Gerard Joseph and Sylvia Kwan

Like watching a car crash at a quarter of its original speed, two big ideas — love and the promise of immortality — slowly but surely envelope the protagonists into layers and layers of emotional entanglement. Despair, joy, trust, and broken promises all constantly unfurl quickly in the eventual climax. Then, the playwright gives us all a gentle coda by taking us forty years into the future, where our protagonist’s pain has been dulled by the passing of time, providing us with a sense of uneasy closure. What is left beyond betrayal?

Gerard Joseph and Sylvia Kwan

I’m being intentionally vague because giving away the synopsis will kill the experience. More importantly, the play is written in a mixture of poetry and prose, so I was constantly battling between pondering the big ideas here while doing my darndest to follow the twist and turns of the narrative arc. Oh, yeah, there are also plenty of F-bombs that often slap your face should your mind wander off too much.

Gerard Joseph and Sylvia Kwan

Sylvia Kwan, who plays Asian-American Gina, and Gerard Joseph, who plays African-American David, are fantastic and believable as the clandestine couple. Beyond the emotional work, I am particularly impressed with two different directorial choices by Prudencio. First is the body language between the two actors. Their physicality conveys much of the inner psychological struggles of the characters while giving clarity to their changing dynamic. Second, the challenging play asks for quick time changes and settings of the relationship, which must be a challenge for any actor. Kwan and Joseph have truly honed their craft, moving between scenes with ease and fluidity.

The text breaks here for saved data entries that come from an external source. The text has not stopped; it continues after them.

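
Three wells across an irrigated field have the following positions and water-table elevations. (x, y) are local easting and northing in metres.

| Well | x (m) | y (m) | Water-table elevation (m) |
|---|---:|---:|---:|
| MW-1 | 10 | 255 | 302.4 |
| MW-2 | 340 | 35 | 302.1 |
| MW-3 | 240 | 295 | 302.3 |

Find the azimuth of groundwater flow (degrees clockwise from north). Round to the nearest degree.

Differences from MW-1: to MW-2 (Δx, Δy, Δh) = (330, -220, -0.3); to MW-3 = (230, 40, -0.1).
Solve a·Δx + b·Δy = Δh: det = 330·40 − 230·(-220) = 63800.
∂h/∂x = [(-0.3)·40 − (-0.1)·(-220)] / 63800 = -0.0005329
∂h/∂y = [330·(-0.1) − 230·(-0.3)] / 63800 = +0.0005643
Flow direction (−∇h) has components (+0.0005329 E, -0.0005643 N).
Azimuth = atan2(E, N) = atan2(+0.0005329, -0.0005643) = 136.6° ≈ 137°.

137°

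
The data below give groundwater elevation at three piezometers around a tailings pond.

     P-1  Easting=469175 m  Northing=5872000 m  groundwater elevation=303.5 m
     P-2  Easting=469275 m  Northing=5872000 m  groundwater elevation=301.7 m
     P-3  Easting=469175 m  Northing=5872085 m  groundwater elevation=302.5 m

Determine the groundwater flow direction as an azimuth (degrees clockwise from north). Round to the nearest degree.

057°

∂h/∂x = (301.7 − 303.5) / (469275 − 469175) = -0.01800
∂h/∂y = (302.5 − 303.5) / (5872085 − 5872000) = -0.01176
Flow direction (−∇h) has components (+0.01800 E, +0.01176 N).
Azimuth = atan2(E, N) = atan2(+0.01800, +0.01176) = 56.8° ≈ 057°.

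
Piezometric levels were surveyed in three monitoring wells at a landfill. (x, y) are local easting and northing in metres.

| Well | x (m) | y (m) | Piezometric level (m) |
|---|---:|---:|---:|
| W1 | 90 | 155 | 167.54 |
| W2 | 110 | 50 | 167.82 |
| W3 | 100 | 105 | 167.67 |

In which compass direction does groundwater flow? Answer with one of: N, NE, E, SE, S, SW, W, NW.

NE

Differences from W1: to W2 (Δx, Δy, Δh) = (20, -105, +0.28); to W3 = (10, -50, +0.13).
Determinant of the coordinate differences = 20·(-50) − 10·(-105) = 50.
∂h/∂x = [(+0.28)·(-50) − (+0.13)·(-105)] / 50 = -0.007000
∂h/∂y = [20·(+0.13) − 10·(+0.28)] / 50 = -0.004000
Flow = −∇h = (+0.007000 east, +0.004000 north), which points northeast.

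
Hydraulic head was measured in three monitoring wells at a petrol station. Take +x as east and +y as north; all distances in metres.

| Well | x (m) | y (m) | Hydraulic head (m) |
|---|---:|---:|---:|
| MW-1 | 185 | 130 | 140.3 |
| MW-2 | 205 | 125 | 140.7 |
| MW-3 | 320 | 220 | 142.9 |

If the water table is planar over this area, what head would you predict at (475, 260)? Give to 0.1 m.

Differences from MW-1: to MW-2 (Δx, Δy, Δh) = (20, -5, +0.4); to MW-3 = (135, 90, +2.6).
Determinant of the coordinate differences = 20·90 − 135·(-5) = 2475.
∂h/∂x = [(+0.4)·90 − (+2.6)·(-5)] / 2475 = +0.01980
∂h/∂y = [20·(+2.6) − 135·(+0.4)] / 2475 = -0.0008081
h(475, 260) = 140.3 + (+0.01980)·(290) + (-0.0008081)·(130) = 140.3 +5.741 -0.105 = 145.936 m.

145.9 m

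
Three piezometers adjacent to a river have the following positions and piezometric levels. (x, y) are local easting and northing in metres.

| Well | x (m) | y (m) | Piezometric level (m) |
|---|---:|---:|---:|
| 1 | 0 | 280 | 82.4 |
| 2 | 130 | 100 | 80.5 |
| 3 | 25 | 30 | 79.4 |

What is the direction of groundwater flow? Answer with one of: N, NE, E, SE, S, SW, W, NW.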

In the show’s denouement, Ren Hanami and William L. Warren (Woman and Man, older versions of Gina and David) give bittersweet performance of such high caliber that their delicious and palpable tension, which relied heavily on what was unsaid and what did not need to be brought up again, really choked me up.

 Ren Hanami and William L. Warren

The design team is a dream. Yi-Chien Lee‘s upside-down Sakura tree marries well with Szu-Yun Wang‘s lighting design. There is a reveal that Lee should be very proud of, an exuberant moment that left me in awe. Wang’s work is particularly memorable in a scene in which Gina struggles to reach out to her sister; her masterful timing and excellent illumination add tenderness and vulnerability. Bravo to both.

I highly recommend Kairos. Nothing comes close to being quite like it. And to those who are fans of breaking down narrative structure and/or witnessing a deep dive into the human condition, you will love this play. Just be careful; it will be living rent-free in your head for a while. Perhaps, like Gina and David, time will bring a sense of closure for me, too.

Gerard Joseph

photos by Jenny Graham

East West Players
David Henry Hwang Theater, 120 Judge John Aiso Street
ends on April 28, 2024
for tickets, call 213.625.7000 or visit East West Players

{ 1 comment… read it below or add one }

Evie April 28, 2024 at 11:08 am

I attended this play on April 27. I wear hearing aids. I could not understand a word uttered by Sylvia Kwan as her voice was extremely high pitched. I took off my hearing aids and still could not understand a word she was saying. However I understood every word Gerard Joseph uttered with or without my hearing aids. Perhaps the reason I could not hear what Ms. Kwan was saying lies with the sound system. I was aware most people in the theater seemed to understand what she was saying and reacted vocally. Everything else about the play I could not enjoy, sorry to say.